The setup process for self-hosted storage varies based on your agent environment and the configuration system that you're using. See the appropriate sections of the self-hosting docs for more details:
If you have an existing self-hosted agent setup, we'd advise setting up a storage-enabled one separately as opposed to doing an in-place upgrade. See the Migrating to self-hosted storage section below for more details.

Verifying

If all goes well, you should see the zone listed in your team's settings page. In addition, the zone slug will be shown next to a globe icon underneath the full name of each agent in the zone.
Logs and outputs for subsequent runs scheduled on the associated agent(s) will then be stored in your team's infrastructure. You can verify this by looking at the "Advanced" tab for a run- the zone will be listed there if the run data is not hosted in Airplane's infrastructure.
You can also use your browser's development tools to verify that requests to get logs and outputs are hitting the load balancer listed in the settings page.

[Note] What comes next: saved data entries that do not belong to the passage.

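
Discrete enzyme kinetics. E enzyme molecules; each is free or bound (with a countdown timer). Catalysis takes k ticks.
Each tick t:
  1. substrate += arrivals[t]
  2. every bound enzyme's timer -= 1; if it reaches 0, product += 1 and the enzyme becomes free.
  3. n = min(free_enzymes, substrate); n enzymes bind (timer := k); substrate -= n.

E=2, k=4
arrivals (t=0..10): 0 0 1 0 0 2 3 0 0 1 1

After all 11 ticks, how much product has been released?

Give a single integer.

t=0: arr=0 -> substrate=0 bound=0 product=0
t=1: arr=0 -> substrate=0 bound=0 product=0
t=2: arr=1 -> substrate=0 bound=1 product=0
t=3: arr=0 -> substrate=0 bound=1 product=0
t=4: arr=0 -> substrate=0 bound=1 product=0
t=5: arr=2 -> substrate=1 bound=2 product=0
t=6: arr=3 -> substrate=3 bound=2 product=1
t=7: arr=0 -> substrate=3 bound=2 product=1
t=8: arr=0 -> substrate=3 bound=2 product=1
t=9: arr=1 -> substrate=3 bound=2 product=2
t=10: arr=1 -> substrate=3 bound=2 product=3

Answer: 3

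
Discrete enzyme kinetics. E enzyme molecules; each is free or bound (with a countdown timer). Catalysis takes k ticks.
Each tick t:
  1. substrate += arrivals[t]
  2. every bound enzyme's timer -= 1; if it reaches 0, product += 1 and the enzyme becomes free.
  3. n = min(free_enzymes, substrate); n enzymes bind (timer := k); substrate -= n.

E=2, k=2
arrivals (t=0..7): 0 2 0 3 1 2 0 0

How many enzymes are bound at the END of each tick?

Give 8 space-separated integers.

Answer: 0 2 2 2 2 2 2 2

Derivation:
t=0: arr=0 -> substrate=0 bound=0 product=0
t=1: arr=2 -> substrate=0 bound=2 product=0
t=2: arr=0 -> substrate=0 bound=2 product=0
t=3: arr=3 -> substrate=1 bound=2 product=2
t=4: arr=1 -> substrate=2 bound=2 product=2
t=5: arr=2 -> substrate=2 bound=2 product=4
t=6: arr=0 -> substrate=2 bound=2 product=4
t=7: arr=0 -> substrate=0 bound=2 product=6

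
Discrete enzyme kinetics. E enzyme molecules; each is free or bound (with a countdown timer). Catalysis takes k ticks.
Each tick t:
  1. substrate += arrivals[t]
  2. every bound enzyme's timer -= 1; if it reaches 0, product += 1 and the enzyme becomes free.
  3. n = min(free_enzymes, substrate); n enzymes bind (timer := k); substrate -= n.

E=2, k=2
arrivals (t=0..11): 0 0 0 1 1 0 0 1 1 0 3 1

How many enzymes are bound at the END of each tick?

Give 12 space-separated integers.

t=0: arr=0 -> substrate=0 bound=0 product=0
t=1: arr=0 -> substrate=0 bound=0 product=0
t=2: arr=0 -> substrate=0 bound=0 product=0
t=3: arr=1 -> substrate=0 bound=1 product=0
t=4: arr=1 -> substrate=0 bound=2 product=0
t=5: arr=0 -> substrate=0 bound=1 product=1
t=6: arr=0 -> substrate=0 bound=0 product=2
t=7: arr=1 -> substrate=0 bound=1 product=2
t=8: arr=1 -> substrate=0 bound=2 product=2
t=9: arr=0 -> substrate=0 bound=1 product=3
t=10: arr=3 -> substrate=1 bound=2 product=4
t=11: arr=1 -> substrate=2 bound=2 product=4

Answer: 0 0 0 1 2 1 0 1 2 1 2 2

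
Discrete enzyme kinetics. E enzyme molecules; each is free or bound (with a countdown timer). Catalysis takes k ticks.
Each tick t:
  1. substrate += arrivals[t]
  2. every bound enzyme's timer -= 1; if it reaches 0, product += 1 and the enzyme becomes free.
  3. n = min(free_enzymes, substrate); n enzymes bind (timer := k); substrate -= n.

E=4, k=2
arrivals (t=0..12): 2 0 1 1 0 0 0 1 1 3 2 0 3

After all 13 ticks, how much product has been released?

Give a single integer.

Answer: 10

Derivation:
t=0: arr=2 -> substrate=0 bound=2 product=0
t=1: arr=0 -> substrate=0 bound=2 product=0
t=2: arr=1 -> substrate=0 bound=1 product=2
t=3: arr=1 -> substrate=0 bound=2 product=2
t=4: arr=0 -> substrate=0 bound=1 product=3
t=5: arr=0 -> substrate=0 bound=0 product=4
t=6: arr=0 -> substrate=0 bound=0 product=4
t=7: arr=1 -> substrate=0 bound=1 product=4
t=8: arr=1 -> substrate=0 bound=2 product=4
t=9: arr=3 -> substrate=0 bound=4 product=5
t=10: arr=2 -> substrate=1 bound=4 product=6
t=11: arr=0 -> substrate=0 bound=2 product=9
t=12: arr=3 -> substrate=0 bound=4 product=10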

Migrating to self-hosted storage

As mentioned previously, we recommend creating agents with self-hosted storage from scratch as opposed to doing in-place upgrades of existing, non-storage-enabled agents. To smoothly transition from the old agents to the new ones:
  1. Spin up your storage-enabled agents with a required label, e.g. required:storage:true. This can be configured via the agent_labels parameter for ECS Terraform, the AgentLabels parameter for ECS CloudFormation, or the airplane.agentLabels parameter in Helm
  2. Add a storage:true constraint to one or more test tasks
  3. Verify that the storage-enabled agents are working for those tasks
  4. Remove the required:storage:true label from your agent configuration and then re-apply to update the agents
  5. Bring down your old agents

Limitations

The following are the current limitations of self-hosted storage:
  1. The workflow runtime is not supported. Please continue to use regular self-hosted agents for workflow tasks, if applicable.
  2. Agents and zones are 1:1; this means that each agent needs its own load balancers, blobstore bucket, etc.
  3. Runbooks that depend on fetching the outputs of previous blocks won't work because our API no longer has access to these. Please use tasks as an alternative.
These limitations may be relaxed in the future.